L’imprévu, le bruit, la foule, tout cela était banni. Elle menait le bal. Elle semblait détecter les erreurs, les variations et tournait pour éviter toutes confrontations inutiles. J’eusse été bien présomptueux de croire que j’en étais la cause. Elle rôdait ailleurs. Elle m’acceptait juste.

Du soir où elle avait saisi ma main, elle ne la quitta plus. J’aimais ce rôle de suivant.

Nous nous sommes assis devant les flots. Tout ce silence, je me parlais en moi-même. Lentement, garder mon calme. Que vivions-nous ? Etais-je le seul à m’en soucier ?

J’ai alors demandé. Elle ne répondait jamais franchement. Elle gardait ce sourire dans le vide. Elle levait les yeux quand passait une chauve-souris, les soirs de pluie, elle observait le ballet des crapauds le long des trottoirs. Quel sens cela pouvait-il bien prendre pour elle.

Elle parlait de sa ville, de son existence passée, je n’ai ressenti la moindre nostalgie. Quand ses parents viendraient, elle le savait, elle enregistrait les données, il ne s’agissait pas d’en penser vraiment quelque chose. Elle était comme prise dans le quotidien tel la fourmi dans la toile. Elle faisait l’objet de nombreuses sollicitudes sans bien comprendre pourquoi.

J’ai appris à nourrir notre errance. J’ai décelé à force comme une ligne de fuite et un point de non-retour.

Elle ne disait jamais oui, elle n’acceptait ni ne refusait. Les idées faisaient un long chemin puis venaient éclore soudain. Elle m’a finalement invité à nous baigner dans la tiédeur salée de ces nuits. Elle était là comme partout. Elle traversait les eaux comme si elle venait d’apprendre à le faire et pourtant tout semblait immobile autour.

La sensualité explose, dans mille et une parties de mon être. Je l’étreins, elle se débat, me griffe puis m’étreins en retour et pleure. Elle pleure !

Elle m’a mené à moi, dans cette chambre, chez moi. Nous faisions parfois l’amour. Je revenais là comme automate. Sans l’ombre d’une culpabilité, tout restait si irréel, ce qui faisait que nous pouvions répéter cet acte à l’infini, aussi souvent qu’elle le voudrait. Et pourtant, pourtant, je la désirais, sans question, sans bruissement ni râle, dans une impalpable étrangeté.
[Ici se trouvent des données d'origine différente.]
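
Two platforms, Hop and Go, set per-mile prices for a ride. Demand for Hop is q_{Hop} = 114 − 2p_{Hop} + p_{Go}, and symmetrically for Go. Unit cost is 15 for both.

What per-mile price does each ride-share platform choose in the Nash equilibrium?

Hop's profit: π = (p_{Hop} − 15)(114 − 2p_{Hop} + p_{Go}).
∂π/∂p_{Hop} = 144 − 4p_{Hop} + p_{Go} = 0 ⇒ p_{Hop} = 36 + 0.25p_{Go}.
The game is symmetric, so in equilibrium p_{Go} = p_{Hop}: the reaction function gives 0.75p_{Hop} = 36, hence p_{Hop} = 48.

48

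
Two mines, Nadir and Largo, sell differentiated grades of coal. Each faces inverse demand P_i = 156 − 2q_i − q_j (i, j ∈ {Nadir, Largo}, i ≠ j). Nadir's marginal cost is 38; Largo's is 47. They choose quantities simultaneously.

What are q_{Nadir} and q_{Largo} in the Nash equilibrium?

24.2, 21.2

Mine Nadir's profit: π = q_{Nadir}(156 − 2q_{Nadir} − q_{Largo}) − 38q_{Nadir}.
∂π/∂q_{Nadir} = 118 − 4q_{Nadir} − q_{Largo} = 0 ⇒ q_{Nadir} = 29.5 − 0.25q_{Largo}.
Similarly q_{Largo} = 27.25 − 0.25q_{Nadir}.
Substituting the second reaction function into the first: q_{Nadir} = 29.5 − 0.25(27.25 − 0.25q_{Nadir}), which gives 0.9375q_{Nadir} = 22.6875 ⇒ q_{Nadir} = 24.2.
Then q_{Largo} = 27.25 − 0.25·24.2 = 21.2.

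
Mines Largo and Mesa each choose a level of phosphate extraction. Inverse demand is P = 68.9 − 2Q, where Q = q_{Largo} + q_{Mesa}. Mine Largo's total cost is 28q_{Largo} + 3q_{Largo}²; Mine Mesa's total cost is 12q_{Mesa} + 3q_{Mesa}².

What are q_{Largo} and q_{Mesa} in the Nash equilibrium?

Mine Largo's profit: π = q_{Largo}(68.9 − 2(q_{Largo} + q_{Mesa})) − 28q_{Largo} − 3q_{Largo}².
∂π/∂q_{Largo} = 40.9 − 10q_{Largo} − 2q_{Mesa} = 0, so q_{Largo} = 4.09 − 0.2q_{Mesa}.
By the same steps for Mesa: q_{Mesa} = 5.69 − 0.2q_{Largo}.
Plugging q_{Mesa} into Largo's best response: q_{Largo} = 4.09 − 0.2(5.69 − 0.2q_{Largo}) ⇒ 0.96q_{Largo} = 2.952, so q_{Largo} = 3.075.
Then q_{Mesa} = 5.69 − 0.2·3.075 = 5.075.

3.075, 5.075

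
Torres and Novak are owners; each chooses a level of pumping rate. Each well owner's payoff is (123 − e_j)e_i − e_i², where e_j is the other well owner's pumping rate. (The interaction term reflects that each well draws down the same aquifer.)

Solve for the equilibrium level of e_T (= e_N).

Torres's payoff is (123 − e_N)e_T − e_T².
∂π/∂e_T = 123 − e_N − 2e_T = 0, so e_T = 61.5 − 0.5e_N.
Setting e_T = e_N in the reaction function: e_T = 61.5 − 0.5e_T, so e_T = 61.5 / 1.5 = 41.

41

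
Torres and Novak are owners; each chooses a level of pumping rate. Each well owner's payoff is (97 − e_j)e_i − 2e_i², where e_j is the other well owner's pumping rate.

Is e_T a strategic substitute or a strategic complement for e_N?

strategic substitutes

Torres's payoff is (97 − e_N)e_T − 2e_T².
∂π/∂e_T = 97 − e_N − 4e_T = 0, so e_T = 24.25 − 0.25e_N.
The best-response slope de_T/de_N = −0.25 < 0: the reaction function is downward-sloping, so the choices are strategic substitutes.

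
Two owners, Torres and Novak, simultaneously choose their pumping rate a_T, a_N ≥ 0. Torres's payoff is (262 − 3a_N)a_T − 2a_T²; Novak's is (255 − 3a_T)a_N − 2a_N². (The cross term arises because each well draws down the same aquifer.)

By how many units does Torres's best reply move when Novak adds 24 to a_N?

Expanding Torres's payoff: 262a_T − 3a_Na_T − 2a_T².
∂π/∂a_T = 262 − 3a_N − 4a_T = 0, so a_T = 65.5 − 0.75a_N.
The reaction-function slope is −0.75, so a 24-unit rise in a_N moves a_T by −0.75 × 24 = −18. Torres's best response falls — the actions are strategic substitutes.

-18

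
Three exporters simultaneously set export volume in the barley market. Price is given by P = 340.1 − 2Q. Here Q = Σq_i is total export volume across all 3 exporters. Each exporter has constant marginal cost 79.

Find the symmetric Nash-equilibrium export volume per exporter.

32.6375

A representative exporter's profit is π_i = q_i(340.1 − 2Q) − 79q_i, with Q = q_i + Σ_{j≠i} q_j.
First-order condition: 261.1 − 4q_i − 2Σ_{j≠i} q_j = 0.
In a symmetric equilibrium every exporter chooses the same q, so Σ_{j≠i} q_j = 2q. The condition becomes 261.1 − 8q = 0, giving q = 261.1/8 = 32.6375.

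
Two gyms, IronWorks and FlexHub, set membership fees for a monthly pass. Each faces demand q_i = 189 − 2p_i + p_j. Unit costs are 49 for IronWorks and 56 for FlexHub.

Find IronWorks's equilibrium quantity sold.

IronWorks's profit: π = (p_{IronWorks} − 49)(189 − 2p_{IronWorks} + p_{FlexHub}).
∂π/∂p_{IronWorks} = 287 − 4p_{IronWorks} + p_{FlexHub} = 0 ⇒ p_{IronWorks} = 71.75 + 0.25p_{FlexHub}.
Similarly p_{FlexHub} = 75.25 + 0.25p_{IronWorks}.
Solving the two reaction functions simultaneously: (1 − (0.25)(0.25))p_{IronWorks} = 71.75 + 0.25·75.25, so 0.9375p_{IronWorks} = 90.5625 and p_{IronWorks} = 96.6.
Then p_{FlexHub} = 75.25 + 0.25·96.6 = 99.4.
q_{IronWorks} = 189 − 2·96.6 + 99.4 = 95.2.

95.2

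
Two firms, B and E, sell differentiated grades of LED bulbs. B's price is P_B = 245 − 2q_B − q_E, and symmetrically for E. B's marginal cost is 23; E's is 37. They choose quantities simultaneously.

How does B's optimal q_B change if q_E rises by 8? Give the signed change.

-2

Firm B's profit: π = q_B(245 − 2q_B − q_E) − 23q_B.
∂π/∂q_B = 222 − 4q_B − q_E = 0 ⇒ q_B = 55.5 − 0.25q_E.
The reaction-function slope is −0.25, so an 8-unit rise in q_E moves q_B by −0.25 × 8 = −2. B's best response falls — the actions are strategic substitutes.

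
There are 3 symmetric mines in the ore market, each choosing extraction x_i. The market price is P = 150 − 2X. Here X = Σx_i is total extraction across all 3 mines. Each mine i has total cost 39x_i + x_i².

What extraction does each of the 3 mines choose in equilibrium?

11.1

A representative mine's profit is π_i = x_i(150 − 2X) − 39x_i − x_i², with X = x_i + Σ_{j≠i} x_j.
First-order condition: 111 − 6x_i − 2Σ_{j≠i} x_j = 0.
In a symmetric equilibrium every mine chooses the same x, so Σ_{j≠i} x_j = 2x. The condition becomes 111 − 10x = 0, giving x = 111/10 = 11.1.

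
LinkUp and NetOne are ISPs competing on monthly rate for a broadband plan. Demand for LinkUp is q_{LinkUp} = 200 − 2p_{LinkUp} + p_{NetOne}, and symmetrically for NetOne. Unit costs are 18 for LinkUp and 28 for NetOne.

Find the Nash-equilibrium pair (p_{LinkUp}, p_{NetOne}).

LinkUp's profit: π = (p_{LinkUp} − 18)(200 − 2p_{LinkUp} + p_{NetOne}).
∂π/∂p_{LinkUp} = 236 − 4p_{LinkUp} + p_{NetOne} = 0 ⇒ p_{LinkUp} = 59 + 0.25p_{NetOne}.
Similarly p_{NetOne} = 64 + 0.25p_{LinkUp}.
Solving the two reaction functions simultaneously: (1 − (0.25)(0.25))p_{LinkUp} = 59 + 0.25·64, so 0.9375p_{LinkUp} = 75 and p_{LinkUp} = 80.
Then p_{NetOne} = 64 + 0.25·80 = 84.

80, 84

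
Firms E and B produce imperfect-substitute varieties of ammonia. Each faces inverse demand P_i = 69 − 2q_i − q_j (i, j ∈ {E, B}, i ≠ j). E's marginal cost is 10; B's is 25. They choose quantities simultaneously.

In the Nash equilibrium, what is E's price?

Firm E's profit: π = q_E(69 − 2q_E − q_B) − 10q_E.
∂π/∂q_E = 59 − 4q_E − q_B = 0 ⇒ q_E = 14.75 − 0.25q_B.
Similarly q_B = 11 − 0.25q_E.
Substituting the second reaction function into the first: q_E = 14.75 − 0.25(11 − 0.25q_E), which gives 0.9375q_E = 12 ⇒ q_E = 12.8.
Then q_B = 11 − 0.25·12.8 = 7.8.
P_E = 69 − 2·12.8 − 7.8 = 35.6.

35.6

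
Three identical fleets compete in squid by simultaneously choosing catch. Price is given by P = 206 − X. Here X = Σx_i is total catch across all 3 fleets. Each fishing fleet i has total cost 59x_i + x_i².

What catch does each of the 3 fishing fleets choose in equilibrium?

24.5

A representative fishing fleet's profit is π_i = x_i(206 − X) − 59x_i − x_i², with X = x_i + Σ_{j≠i} x_j.
First-order condition: 147 − 4x_i − Σ_{j≠i} x_j = 0.
Imposing symmetry (x_j = x for all j) turns Σ_{j≠i} x_j into 2x, so 147 = 6x and x = 24.5.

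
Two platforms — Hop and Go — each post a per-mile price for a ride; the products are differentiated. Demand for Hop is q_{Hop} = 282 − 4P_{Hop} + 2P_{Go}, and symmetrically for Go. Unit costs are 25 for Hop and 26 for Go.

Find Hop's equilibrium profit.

6021.76

Hop's profit: π = (P_{Hop} − 25)(282 − 4P_{Hop} + 2P_{Go}).
∂π/∂P_{Hop} = 382 − 8P_{Hop} + 2P_{Go} = 0 ⇒ P_{Hop} = 47.75 + 0.25P_{Go}.
Similarly P_{Go} = 48.25 + 0.25P_{Hop}.
Substituting the second reaction function into the first: P_{Hop} = 47.75 + 0.25(48.25 + 0.25P_{Hop}), which gives 0.9375P_{Hop} = 59.8125 ⇒ P_{Hop} = 63.8.
Then P_{Go} = 48.25 + 0.25·63.8 = 64.2.
q_{Hop} = 282 − 4·63.8 + 2·64.2 = 155.2.
Profit = (63.8 − 25)·155.2 = 6021.76.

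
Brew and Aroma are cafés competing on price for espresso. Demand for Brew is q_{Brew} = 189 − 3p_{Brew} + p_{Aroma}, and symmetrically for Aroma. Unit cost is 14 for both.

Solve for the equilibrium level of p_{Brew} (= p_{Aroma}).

Brew's profit: π = (p_{Brew} − 14)(189 − 3p_{Brew} + p_{Aroma}).
∂π/∂p_{Brew} = 231 − 6p_{Brew} + p_{Aroma} = 0 ⇒ p_{Brew} = 38.5 + (1/6)p_{Aroma}.
Setting p_{Brew} = p_{Aroma} in the reaction function: p_{Brew} = 38.5 + (1/6)p_{Brew}, so p_{Brew} = 38.5 / (5/6) = 46.2.

46.2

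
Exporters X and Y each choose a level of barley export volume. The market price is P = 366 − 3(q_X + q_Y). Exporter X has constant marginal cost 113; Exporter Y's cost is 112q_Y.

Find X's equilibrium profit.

Exporter X's profit: π = q_X(366 − 3(q_X + q_Y)) − 113q_X.
∂π/∂q_X = 253 − 6q_X − 3q_Y = 0, so q_X = 253/6 − 0.5q_Y.
By the same steps for Y: q_Y = 127/3 − 0.5q_X.
Plugging q_Y into X's best response: q_X = 253/6 − 0.5(127/3 − 0.5q_X) ⇒ 0.75q_X = 21, so q_X = 28.
Then q_Y = 127/3 − 0.5·28 = 85/3.
Price P = 366 − 3·(169/3) = 197.
X's profit: (197 − 113)·28 = 2352.

2352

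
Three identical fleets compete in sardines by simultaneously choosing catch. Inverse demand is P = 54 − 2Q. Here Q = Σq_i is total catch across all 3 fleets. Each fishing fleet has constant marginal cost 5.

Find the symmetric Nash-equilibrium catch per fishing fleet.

A representative fishing fleet's profit is π_i = q_i(54 − 2Q) − 5q_i, with Q = q_i + Σ_{j≠i} q_j.
First-order condition: 49 − 4q_i − 2Σ_{j≠i} q_j = 0.
Imposing symmetry (q_j = q for all j) turns Σ_{j≠i} q_j into 2q, so 49 = 8q and q = 6.125.

6.125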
Ethen se rhabillait, la robe glissait nonchalante sur son corps jamais abimée, aucunement souillé, avions-nous vraiment couché ensemble, était-elle là quand mon sexe avait pleuré pour elle ? De quel désir tapissions-nous cet écueil qui devint le nôtre ?

Je continuais de croiser son mari et ses enfants, les questions qui grouillaient ne les concernaient pas. J’étais pris de fièvres froides en pesant à elle. Pourquoi ?

Je n’ai jamais eu la moindre petit envie de partir avec elle, de la voir plus, de construire autre chose. L’impossible avait jeté ses lettres d’or sur nous.

Au fil des mois j’ai senti venir. Des mots, toujours les mêmes mais pris sempiternellement dans des tournures différentes. Des messages dans les brumes, du moins je voulais y penser. Elle avait le don de me donner envie de savoir, de me donner sens dans le non-sens qui nous envahissait chaque soir un peu plus.

Les mots décrivaient chez elle un tourbillon lent et sourd, ils revenaient se poser au même endroit, elle parlait de cette voix légèrement trop grave. Elle revenait se heurter aux parois de sa propre incompréhension mais cela n’avait pas même nom. Je voyais une enfant cherche les mots qui la libérerais du vide, elle voulait donner corps à son expérience mais le sol se dérobait de sous elle.

Ils ont beaucoup parlé ensuite, ils ont fait des hypothèses, je ne les crois pas. Son mari était aimant et ne voulait que la voir tranquille, il s’y exerçait tant qu’il le pouvait en fonction de ses impératifs, elle ne se plaignait jamais. Les enfants ne remuaient pas trop. Ils avaient perçu la faille et ne voulaient que chacun sombre à sa suite.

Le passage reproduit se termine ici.